The biography noted that Wintour went to a private screening of “The Devil Wears Prada” at the Paris Theater in New York City in 2006 before the flick premiered on June 30.
Wintour reportedly attended the showing, decked out in Prada. Director David Frankel allegedly overheard Wintour’s daughter, Bee Shaffer, telling her mom that the movie “really got” her character correct.
Vogue contributing editor William Norwich also contributed to Odell’s book and was quoted saying that the Condé Nast director “really didn’t care about the book even after it spent six months on the New York Times’ best-seller list.”
According to Odell, Norwich added, ” ‘I don’t think Anna is as interested in the cultural phenomenon that she is as the rest of us are,’ he said. Anna has said to friends, ‘I’m so bored by me.’ This is one reason she doesn’t plan to ever write a memoir. Norwich explained, ‘She doesn’t want to stop working to reflect.’ “
A Vogue rep revealed to Entertainment Weekly in a statement that the biography was “written without Anna’s participation and, regrettably, she was not given the opportunity to fact check anything in it.”
The chick-lit dramedy film starred Meryl Streep as Miranda Priestly, a ruthless fashion magazine editor, and Anne Hathaway as Andy Sachs, a wide-eyed eager college graduate who lands a job as Priestly’s co-assistant, along with newcomer Emily Blunt.

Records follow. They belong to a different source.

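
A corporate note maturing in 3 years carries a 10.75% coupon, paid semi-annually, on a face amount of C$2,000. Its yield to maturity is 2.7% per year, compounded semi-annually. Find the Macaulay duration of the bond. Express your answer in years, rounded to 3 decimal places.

2.682 years

Periodic yield y = 0.0135. Discount each cash flow and weight by its period:
  t   CF        PV=CF/(1+0.0135)^t    t·PV
  1       107.50       106.0681       106.0681
  2       107.50       104.6552       209.3105
  3       107.50       103.2612       309.7836
  4       107.50       101.8858       407.5430
  5       107.50       100.5286       502.6431
  6     2,107.50     1,944.5766    11,667.4599
  Σ                  2,460.9755    13,202.8081
Price P = Σ PV = 2,460.9755.
Macaulay duration = Σ(t·PV) / P = 13,202.8081 / 2,460.9755 = 5.36487 half-year periods.
In years: 5.36487 / 2 = 2.68243 years.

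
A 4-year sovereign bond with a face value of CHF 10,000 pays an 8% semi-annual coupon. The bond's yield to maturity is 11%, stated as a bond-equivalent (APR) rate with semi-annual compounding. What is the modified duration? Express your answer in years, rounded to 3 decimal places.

Periodic yield y = 0.055. First find Macaulay duration:
  t   CF        PV=CF/(1+0.055)^t    t·PV
  1       400.00       379.1469       379.1469
  2       400.00       359.3810       718.7619
  3       400.00       340.6455     1,021.9364
  4       400.00       322.8867     1,291.5468
  5       400.00       306.0537     1,530.2687
  6       400.00       290.0983     1,740.5900
  7       400.00       274.9747     1,924.8231
  8    10,400.00     6,776.6283    54,213.0260
  Σ                  9,049.8151    62,820.0998
P = 9,049.8151; Macaulay duration = 62,820.0998 / 9,049.8151 = 6.94159 half-year periods = 3.47079 years.
Modified duration = D_Mac / (1 + y) = 3.47079 / 1.055 = 3.28985 years.

3.290 years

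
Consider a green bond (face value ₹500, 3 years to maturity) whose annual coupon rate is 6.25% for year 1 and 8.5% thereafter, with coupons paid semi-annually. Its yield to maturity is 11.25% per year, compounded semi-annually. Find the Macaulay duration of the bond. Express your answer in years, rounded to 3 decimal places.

Periodic yield y = 0.05625. Discount each cash flow and weight by its period:
  t   CF        PV=CF/(1+0.05625)^t    t·PV
  1       15.625        14.7929        14.7929
  2       15.625        14.0051        28.0102
  3       21.250        18.0326        54.0979
  4       21.250        17.0723        68.2892
  5       21.250        16.1631        80.8156
  6      521.250       375.3581     2,252.1483
  Σ                    455.4241     2,498.1541
Price P = Σ PV = 455.4241.
Macaulay duration = Σ(t·PV) / P = 2,498.1541 / 455.4241 = 5.48534 half-year periods.
In years: 5.48534 / 2 = 2.74267 years.

2.743 years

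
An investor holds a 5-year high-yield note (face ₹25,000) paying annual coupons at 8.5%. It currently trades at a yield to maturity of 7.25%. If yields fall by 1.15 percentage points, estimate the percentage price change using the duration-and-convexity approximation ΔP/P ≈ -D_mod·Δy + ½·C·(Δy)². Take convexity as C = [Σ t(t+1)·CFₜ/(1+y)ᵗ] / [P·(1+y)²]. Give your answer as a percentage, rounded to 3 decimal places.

+4.746%

With y = 0.0725:
  t   CF        PV=CF/(1+0.0725)^t    t·PV        t(t+1)·PV
  1     2,125.00     1,981.3520     1,981.3520       3,962.7040
  2     2,125.00     1,847.4144     3,694.8289      11,084.4866
  3     2,125.00     1,722.5309     5,167.5928      20,670.3713
  4     2,125.00     1,606.0895     6,424.3578      32,121.7891
  5    27,125.00    19,115.3935    95,576.9675     573,461.8049
  Σ                 26,272.7803   112,845.0990     641,301.1559
P = 26,272.7803; D_Mac = 4.29513 yrs; D_mod = 4.00479 yrs; C = 21.22078.
Duration effect: -4.00479 × (-0.0115) = +0.046055
Convexity effect: 0.5 × 21.22078 × (-0.0115)² = +0.0014032
ΔP/P ≈ +0.046055 + 0.0014032 = +0.047458 = +4.7458%.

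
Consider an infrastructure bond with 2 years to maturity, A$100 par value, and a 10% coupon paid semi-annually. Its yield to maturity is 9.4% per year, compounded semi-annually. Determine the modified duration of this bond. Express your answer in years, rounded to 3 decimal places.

Periodic yield y = 0.047. First find Macaulay duration:
  t   CF        PV=CF/(1+0.047)^t    t·PV
  1         5.00         4.7755         4.7755
  2         5.00         4.5612         9.1223
  3         5.00         4.3564        13.0693
  4       105.00        87.3781       349.5124
  Σ                    101.0712       376.4795
P = 101.0712; Macaulay duration = 376.4795 / 101.0712 = 3.72489 half-year periods = 1.86245 years.
Modified duration = D_Mac / (1 + y) = 1.86245 / 1.047 = 1.77884 years.

1.779 years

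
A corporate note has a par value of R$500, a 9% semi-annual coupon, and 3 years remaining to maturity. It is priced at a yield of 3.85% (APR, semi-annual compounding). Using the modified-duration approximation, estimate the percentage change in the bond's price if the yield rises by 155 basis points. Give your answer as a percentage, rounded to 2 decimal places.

-4.13%

Periodic yield y = 0.01925. Modified duration first:
  t   CF        PV=CF/(1+0.01925)^t    t·PV
  1        22.50        22.0751        22.0751
  2        22.50        21.6581        43.3163
  3        22.50        21.2491        63.7473
  4        22.50        20.8478        83.3911
  5        22.50        20.4540       102.2702
  6       522.50       466.0172     2,796.1034
  Σ                    572.3013     3,110.9032
P = 572.3013; D_Mac = 5.43578 half-year periods = 2.71789 yrs; D_mod = 2.71789/(1+0.01925) = 2.66656 yrs.
ΔP/P ≈ -D_mod · Δy = -2.66656 × (+0.0155) = -0.041332 = -4.1332%.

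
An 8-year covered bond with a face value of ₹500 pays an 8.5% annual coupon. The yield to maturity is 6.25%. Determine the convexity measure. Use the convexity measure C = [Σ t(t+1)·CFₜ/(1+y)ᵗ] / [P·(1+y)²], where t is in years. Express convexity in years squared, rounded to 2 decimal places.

With y = 0.0625:
  t   CF        PV=CF/(1+0.0625)^t    t·PV        t(t+1)·PV
  1        42.50        40.0000        40.0000          80.0000
  2        42.50        37.6471        75.2941         225.8824
  3        42.50        35.4325       106.2976         425.1903
  4        42.50        33.3483       133.3930         666.9652
  5        42.50        31.3866       156.9330         941.5979
  6        42.50        29.5403       177.2420       1,240.6937
  7        42.50        27.8027       194.6186       1,556.9490
  8       542.50       334.0167     2,672.1339      24,049.2053
  Σ                    569.1742     3,555.9122      29,186.4838
P = 569.1742.
Convexity = Σ t(t+1)·PV / [P·(1+y)²] = 29,186.4838 / (569.1742 × 1.128906) = 45.42330.

45.42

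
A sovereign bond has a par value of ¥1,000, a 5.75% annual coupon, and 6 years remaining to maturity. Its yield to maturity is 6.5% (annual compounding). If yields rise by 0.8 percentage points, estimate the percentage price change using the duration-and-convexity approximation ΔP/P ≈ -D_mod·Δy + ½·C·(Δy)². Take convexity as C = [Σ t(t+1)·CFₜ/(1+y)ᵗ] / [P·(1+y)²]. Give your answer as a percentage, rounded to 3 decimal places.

-3.827%

With y = 0.065:
  t   CF        PV=CF/(1+0.065)^t    t·PV        t(t+1)·PV
  1        57.50        53.9906        53.9906         107.9812
  2        57.50        50.6954       101.3908         304.1725
  3        57.50        47.6013       142.8040         571.2159
  4        57.50        44.6961       178.7843         893.9216
  5        57.50        41.9681       209.8407       1,259.0444
  6     1,057.50       724.7408     4,348.4450      30,439.1149
  Σ                    963.6924     5,035.2554      33,575.4504
P = 963.6924; D_Mac = 5.22496 yrs; D_mod = 4.90607 yrs; C = 30.71738.
Duration effect: -4.90607 × (+0.008) = -0.039249
Convexity effect: 0.5 × 30.71738 × (0.008)² = +0.0009830
ΔP/P ≈ -0.039249 + 0.0009830 = -0.038266 = -3.8266%.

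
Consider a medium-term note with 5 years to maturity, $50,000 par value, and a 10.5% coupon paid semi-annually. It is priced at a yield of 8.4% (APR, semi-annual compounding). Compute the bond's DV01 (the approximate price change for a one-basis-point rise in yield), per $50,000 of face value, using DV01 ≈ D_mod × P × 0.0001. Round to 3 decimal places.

$21.121

Periodic yield y = 0.042.
  t   CF        PV=CF/(1+0.042)^t    t·PV
  1     2,625.00     2,519.1939     2,519.1939
  2     2,625.00     2,417.6525     4,835.3049
  3     2,625.00     2,320.2039     6,960.6117
  4     2,625.00     2,226.6832     8,906.7328
  5     2,625.00     2,136.9321    10,684.6603
  6     2,625.00     2,050.7985    12,304.7911
  7     2,625.00     1,968.1368    13,776.9574
  8     2,625.00     1,888.8069    15,110.4550
  9     2,625.00     1,812.6745    16,314.0709
  10   52,625.00    34,875.0564   348,750.5645
  Σ                 54,216.1386   440,163.3424
P = 54,216.1386; D_Mac = 8.11868 half-year periods = 4.05934 yrs; D_mod = 3.89572 yrs.
DV01 ≈ 3.89572 × 54,216.1386 × 0.0001 = 21.121082.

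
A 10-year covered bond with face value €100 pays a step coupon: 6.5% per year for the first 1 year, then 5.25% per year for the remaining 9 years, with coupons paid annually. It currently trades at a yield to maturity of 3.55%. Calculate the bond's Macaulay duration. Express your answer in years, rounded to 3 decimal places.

Periodic yield y = 0.0355. Discount each cash flow and weight by its year:
  t   CF        PV=CF/(1+0.0355)^t    t·PV
  1         6.50         6.2772         6.2772
  2         5.25         4.8962         9.7924
  3         5.25         4.7283        14.1850
  4         5.25         4.5662        18.2650
  5         5.25         4.4097        22.0485
  6         5.25         4.2585        25.5511
  7         5.25         4.1125        28.7877
  8         5.25         3.9715        31.7723
  9         5.25         3.8354        34.5184
  10      105.25        74.2542       742.5421
  Σ                    115.3098       933.7396
Price P = Σ PV = 115.3098.
Macaulay duration = Σ(t·PV) / P = 933.7396 / 115.3098 = 8.09766 years.

8.098 years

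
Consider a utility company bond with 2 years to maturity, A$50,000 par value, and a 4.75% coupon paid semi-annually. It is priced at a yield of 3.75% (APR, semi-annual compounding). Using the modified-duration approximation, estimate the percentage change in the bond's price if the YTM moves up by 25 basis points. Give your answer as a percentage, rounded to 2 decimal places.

Periodic yield y = 0.01875. Modified duration first:
  t   CF        PV=CF/(1+0.01875)^t    t·PV
  1     1,187.50     1,165.6442     1,165.6442
  2     1,187.50     1,144.1906     2,288.3812
  3     1,187.50     1,123.1319     3,369.3956
  4    51,187.50    47,521.8602   190,087.4407
  Σ                 50,954.8268   196,910.8617
P = 50,954.8268; D_Mac = 3.86442 half-year periods = 1.93221 yrs; D_mod = 1.93221/(1+0.01875) = 1.89665 yrs.
ΔP/P ≈ -D_mod · Δy = -1.89665 × (+0.0025) = -0.004742 = -0.4742%.

-0.47%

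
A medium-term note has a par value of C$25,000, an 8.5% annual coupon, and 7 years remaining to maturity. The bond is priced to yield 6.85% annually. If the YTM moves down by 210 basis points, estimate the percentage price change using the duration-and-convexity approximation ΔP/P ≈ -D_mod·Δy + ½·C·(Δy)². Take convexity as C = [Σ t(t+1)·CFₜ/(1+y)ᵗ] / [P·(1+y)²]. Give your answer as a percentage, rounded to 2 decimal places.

+11.85%

With y = 0.0685:
  t   CF        PV=CF/(1+0.0685)^t    t·PV        t(t+1)·PV
  1     2,125.00     1,988.7693     1,988.7693       3,977.5386
  2     2,125.00     1,861.2722     3,722.5443      11,167.6330
  3     2,125.00     1,741.9487     5,225.8460      20,903.3841
  4     2,125.00     1,630.2748     6,521.0994      32,605.4970
  5     2,125.00     1,525.7603     7,628.8013      45,772.8081
  6     2,125.00     1,427.9460     8,567.6758      59,973.7308
  7    27,125.00    17,058.7837   119,411.4856     955,291.8846
  Σ                 27,234.7549   153,066.2218   1,129,692.4762
P = 27,234.7549; D_Mac = 5.62025 yrs; D_mod = 5.25995 yrs; C = 36.33187.
Duration effect: -5.25995 × (-0.021) = +0.110459
Convexity effect: 0.5 × 36.33187 × (-0.021)² = +0.0080112
ΔP/P ≈ +0.110459 + 0.0080112 = +0.118470 = +11.8470%.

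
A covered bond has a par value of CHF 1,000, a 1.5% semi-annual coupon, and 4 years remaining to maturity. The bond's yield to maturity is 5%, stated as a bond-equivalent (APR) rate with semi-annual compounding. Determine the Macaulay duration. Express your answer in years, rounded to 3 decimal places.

Periodic yield y = 0.025. Discount each cash flow and weight by its period:
  t   CF        PV=CF/(1+0.025)^t    t·PV
  1         7.50         7.3171         7.3171
  2         7.50         7.1386        14.2772
  3         7.50         6.9645        20.8935
  4         7.50         6.7946        27.1785
  5         7.50         6.6289        33.1445
  6         7.50         6.4672        38.8034
  7         7.50         6.3095        44.1664
  8     1,007.50       826.9022     6,615.2174
  Σ                    874.5226     6,800.9980
Price P = Σ PV = 874.5226.
Macaulay duration = Σ(t·PV) / P = 6,800.9980 / 874.5226 = 7.77681 half-year periods.
In years: 7.77681 / 2 = 3.88841 years.

3.888 years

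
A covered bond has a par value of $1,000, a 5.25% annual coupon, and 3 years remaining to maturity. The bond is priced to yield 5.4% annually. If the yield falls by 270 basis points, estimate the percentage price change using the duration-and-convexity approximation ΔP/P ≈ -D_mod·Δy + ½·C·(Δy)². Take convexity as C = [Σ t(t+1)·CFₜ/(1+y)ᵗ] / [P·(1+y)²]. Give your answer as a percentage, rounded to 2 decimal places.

+7.68%

With y = 0.054:
  t   CF        PV=CF/(1+0.054)^t    t·PV        t(t+1)·PV
  1        52.50        49.8102        49.8102          99.6205
  2        52.50        47.2583        94.5166         283.5498
  3     1,052.50       898.8770     2,696.6310      10,786.5241
  Σ                    995.9456     2,840.9579      11,169.6944
P = 995.9456; D_Mac = 2.85252 yrs; D_mod = 2.70638 yrs; C = 10.09542.
Duration effect: -2.70638 × (-0.027) = +0.073072
Convexity effect: 0.5 × 10.09542 × (-0.027)² = +0.0036798
ΔP/P ≈ +0.073072 + 0.0036798 = +0.076752 = +7.6752%.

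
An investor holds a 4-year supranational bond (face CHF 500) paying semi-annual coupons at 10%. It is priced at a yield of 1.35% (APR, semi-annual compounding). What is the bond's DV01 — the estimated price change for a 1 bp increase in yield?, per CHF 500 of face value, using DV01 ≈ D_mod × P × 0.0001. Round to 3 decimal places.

CHF 0.231

Periodic yield y = 0.00675.
  t   CF        PV=CF/(1+0.00675)^t    t·PV
  1        25.00        24.8324        24.8324
  2        25.00        24.6659        49.3318
  3        25.00        24.5005        73.5015
  4        25.00        24.3362        97.3450
  5        25.00        24.1731       120.8654
  6        25.00        24.0110       144.0660
  7        25.00        23.8500       166.9501
  8       525.00       497.4921     3,979.9369
  Σ                    667.8612     4,656.8289
P = 667.8612; D_Mac = 6.97275 half-year periods = 3.48637 yrs; D_mod = 3.46300 yrs.
DV01 ≈ 3.46300 × 667.8612 × 0.0001 = 0.231280.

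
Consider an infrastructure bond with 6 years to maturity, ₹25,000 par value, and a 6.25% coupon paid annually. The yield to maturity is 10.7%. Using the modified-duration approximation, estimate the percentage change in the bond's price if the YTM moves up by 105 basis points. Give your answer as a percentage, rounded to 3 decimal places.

-4.818%

Periodic yield y = 0.107. Modified duration first:
  t   CF        PV=CF/(1+0.107)^t    t·PV
  1     1,562.50     1,411.4724     1,411.4724
  2     1,562.50     1,275.0429     2,550.0857
  3     1,562.50     1,151.8002     3,455.4007
  4     1,562.50     1,040.4700     4,161.8798
  5     1,562.50       939.9006     4,699.5029
  6    26,562.50    14,433.8844    86,603.3063
  Σ                 20,252.5705   102,881.6479
P = 20,252.5705; D_Mac = 5.07993 yrs; D_mod = 5.07993/(1+0.107) = 4.58892 yrs.
ΔP/P ≈ -D_mod · Δy = -4.58892 × (+0.0105) = -0.048184 = -4.8184%.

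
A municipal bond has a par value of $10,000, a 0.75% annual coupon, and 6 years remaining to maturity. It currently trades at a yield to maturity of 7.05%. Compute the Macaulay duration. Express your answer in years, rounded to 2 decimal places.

5.86 years

Periodic yield y = 0.0705. Discount each cash flow and weight by its year:
  t   CF        PV=CF/(1+0.0705)^t    t·PV
  1        75.00        70.0607        70.0607
  2        75.00        65.4467       130.8935
  3        75.00        61.1366       183.4098
  4        75.00        57.1103       228.4413
  5        75.00        53.3492       266.7460
  6    10,075.00     6,694.6060    40,167.6362
  Σ                  7,001.7096    41,047.1875
Price P = Σ PV = 7,001.7096.
Macaulay duration = Σ(t·PV) / P = 41,047.1875 / 7,001.7096 = 5.86245 years.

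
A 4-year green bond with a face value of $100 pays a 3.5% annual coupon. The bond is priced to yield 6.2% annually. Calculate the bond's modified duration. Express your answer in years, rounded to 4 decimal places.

Periodic yield y = 0.062. First find Macaulay duration:
  t   CF        PV=CF/(1+0.062)^t    t·PV
  1         3.50         3.2957         3.2957
  2         3.50         3.1033         6.2065
  3         3.50         2.9221         8.7663
  4       103.50        81.3659       325.4635
  Σ                     90.6869       343.7320
P = 90.6869; Macaulay duration = 343.7320 / 90.6869 = 3.79032 years.
Modified duration = D_Mac / (1 + y) = 3.79032 / 1.062 = 3.56904 years.

3.5690 years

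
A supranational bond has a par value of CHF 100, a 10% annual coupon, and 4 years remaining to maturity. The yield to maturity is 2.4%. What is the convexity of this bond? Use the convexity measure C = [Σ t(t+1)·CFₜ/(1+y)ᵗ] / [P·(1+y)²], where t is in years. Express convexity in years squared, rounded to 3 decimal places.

With y = 0.024:
  t   CF        PV=CF/(1+0.024)^t    t·PV        t(t+1)·PV
  1        10.00         9.7656         9.7656          19.5312
  2        10.00         9.5367        19.0735          57.2205
  3        10.00         9.3132        27.9397         111.7587
  4       110.00       100.0444       400.1777       2,000.8883
  Σ                    128.6600       456.9565       2,189.3988
P = 128.6600.
Convexity = Σ t(t+1)·PV / [P·(1+y)²] = 2,189.3988 / (128.6600 × 1.048576) = 16.22861.

16.229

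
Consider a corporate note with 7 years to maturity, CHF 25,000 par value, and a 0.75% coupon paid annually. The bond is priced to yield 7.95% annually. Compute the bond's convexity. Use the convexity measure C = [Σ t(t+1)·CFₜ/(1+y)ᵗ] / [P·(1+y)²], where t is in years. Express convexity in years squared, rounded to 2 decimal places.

46.19

With y = 0.0795:
  t   CF        PV=CF/(1+0.0795)^t    t·PV        t(t+1)·PV
  1       187.50       173.6915       173.6915         347.3830
  2       187.50       160.9000       321.8000         965.3999
  3       187.50       149.0505       447.1514       1,788.6056
  4       187.50       138.0736       552.2944       2,761.4722
  5       187.50       127.9052       639.5258       3,837.1546
  6       187.50       118.4856       710.9133       4,976.3931
  7    25,187.50    14,744.3807   103,210.6651     825,685.3210
  Σ                 15,612.4870   106,056.0415     840,361.7294
P = 15,612.4870.
Convexity = Σ t(t+1)·PV / [P·(1+y)²] = 840,361.7294 / (15,612.4870 × 1.165320) = 46.19010.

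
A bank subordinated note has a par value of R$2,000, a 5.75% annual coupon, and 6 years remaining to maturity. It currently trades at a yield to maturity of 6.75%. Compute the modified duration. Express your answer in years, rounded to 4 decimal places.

4.8895 years

Periodic yield y = 0.0675. First find Macaulay duration:
  t   CF        PV=CF/(1+0.0675)^t    t·PV
  1       115.00       107.7283       107.7283
  2       115.00       100.9165       201.8330
  3       115.00        94.5353       283.6060
  4       115.00        88.5577       354.2308
  5       115.00        82.9580       414.7901
  6     2,115.00     1,429.2331     8,575.3987
  Σ                  1,903.9290     9,937.5869
P = 1,903.9290; Macaulay duration = 9,937.5869 / 1,903.9290 = 5.21952 years.
Modified duration = D_Mac / (1 + y) = 5.21952 / 1.0675 = 4.88948 years.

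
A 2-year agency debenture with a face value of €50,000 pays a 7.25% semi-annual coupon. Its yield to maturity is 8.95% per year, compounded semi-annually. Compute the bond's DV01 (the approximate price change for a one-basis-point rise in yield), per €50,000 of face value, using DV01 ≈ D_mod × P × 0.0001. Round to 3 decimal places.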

Hathaway, 39, wasn’t the original choice to play Andy, according to Frankel. The cast gathered virtually for a 15-year reunion with Entertainment Weekly last year, where it was revealed that Rachel McAdams was the first choice for the role. But the “Mean Girls” star turned it down three times.
“The studio was very determined to have Rachel star in that movie,” Frankel said during the reunion. “And she was very determined not to do it.”
Streep, 72, noted at the time that she based her portrayal of Priestly on Clint Eastwood. “I saw Clint Eastwood run a set,” the Oscar winner said. “He’s someone that guys really respect, and he never raises his voice, ever; the one time that he did, it so terrified people for two weeks, they were traumatized . . . It was all up to them to have this reaction. I could just speak and be slightly nastier than I normally am.”